A dilemma of huge proportions is what the McLaren Formula 1 team board of directors are currently experiencing.
The problem, which has been evident to everybody in the motorsport world, is with the up-to-now unwavering faith the team have shown in the Honda F1 engine project and it is a faith that has been totally unrewarded, even threatening to take this great team, the second most successful in Formula 1 after Ferrari, down to the ranks of also-rans.
That ranking in itself would be flattering at this point in the 2017 season where not a single point has been achieved after round seven of the year with 10 power unit related failures from 14 race starts, the latest while Fernando Alonso was within touching distance of McLaren's first point of the season at the Canadian GP. Add this number to the untold number of engine failures in practice sessions.
The financial implications for McLaren are bad enough but the loss of standing in the sport, the simple loss of 'Mana' for a better word, could continue to have repercussions a long way forward.
The team has deep pockets and is willing to use whatever resources it has in order to right the ship but when, or if, that happens will they still have the same talented workforce of designers, engineers and mechanics to rely on?
Those people have egos and aspirations, just like Fernando Alonso, and they need to be in a team or organisation where success, or failure, is dependant on their efforts and not be subject to the failings of an inward looking engine manufacturer that has a seemingly blinkered approach to actually building a power unit that can compete, or even be reliable enough to last a race.
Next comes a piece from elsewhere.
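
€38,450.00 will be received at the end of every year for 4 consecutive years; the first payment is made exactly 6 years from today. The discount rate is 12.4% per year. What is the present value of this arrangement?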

Motivation is a powerful force, demotivation is hard to cure.
It is impossible to estimate the financial cost of this ineptitude by the engineers in Japan to a team such as McLaren. Loss of huge income from the sport itself, loss of sponsors, loss of the 'rate card' for prospective investors or partners, more practical affects like loss of certain F1 privileges, the demotion in the paddock to the smallest garage area, the worst garage space, list goes on.
The costs of running a team like McLaren do not diminish. They need the best engineers, the best drivers, the best of everything in order to reclaim their position in the sport but unfortunately they do not have the best, or anywhere near the best, power unit to compete on the track.
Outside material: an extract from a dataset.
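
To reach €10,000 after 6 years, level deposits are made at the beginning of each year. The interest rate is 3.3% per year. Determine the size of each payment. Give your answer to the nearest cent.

Level annuity due; solve FV = PMT × [((1+r)^n − 1)/r] × (1+r) for PMT.
Periodic rate r = 0.033 per year.
With n = 6: PMT = 10,000 / ([((1+r)^n − 1)/r] × (1+r)) = €1,485.35

€1,485.35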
The reasons that Ron Dennis, the long serving CEO of the team, decided to align the team with Honda from the 2015 season onwards were valid. With the Mercedes engine then in the car he considered that no customer of Mercedes, or any other manufacturer, would ever win the championship as a customer so the team had to be a 'works' team.
With a long standing and highly successful partnership with Honda in the past, winning multiple constructors and drivers titles and Honda wanting to re-join the sport, the association was logical. Unfortunately the Honda engine department of the past is clearly not the Honda of the present.
As a past member of the team, I feel not only extreme disappointment in the current situation but also an anger that this McLaren team, the team that I consider to be the best that the sport has ever known, should sink so low, should have been brought almost to it's knees, by something over which it has no control but is so fundamental.
What control they do have is whether to cut the losses and move on or to keep the faith.
There is the dilemma. Should they jump or should they stay? If they jump will the Honda power unit suddenly come good?
There is no doubt that Honda supplies the team with a lot of hard cash, tens of millions of dollars, as well as power units and that money would not only be lost but many millions more would need to be spent by McLaren to acquire a supply of Mercedes, or any other engine suppliers, units.
We still see, in the Honda after race press releases, meaningless comments such as those made by Yuseke Hasegawa, the head of the Honda F1 engine project "There is still a gap between us and our competitors and we must continue to improve our reliability ..... we cannot stay in our current position and we will maintain our tireless development in order to close that gap".
Was this release written three years ago or last Monday after the Canadian Grand Prix?
In fact these hollow words could have been either but it was just a week ago.
The late Soichiro Honda himself, the genius who began the Honda company said "Racing improves the breed" and "If Honda does not race, there is no Honda".
If Honda continues to supply power units in the current fashion to McLaren there may be no McLaren in future.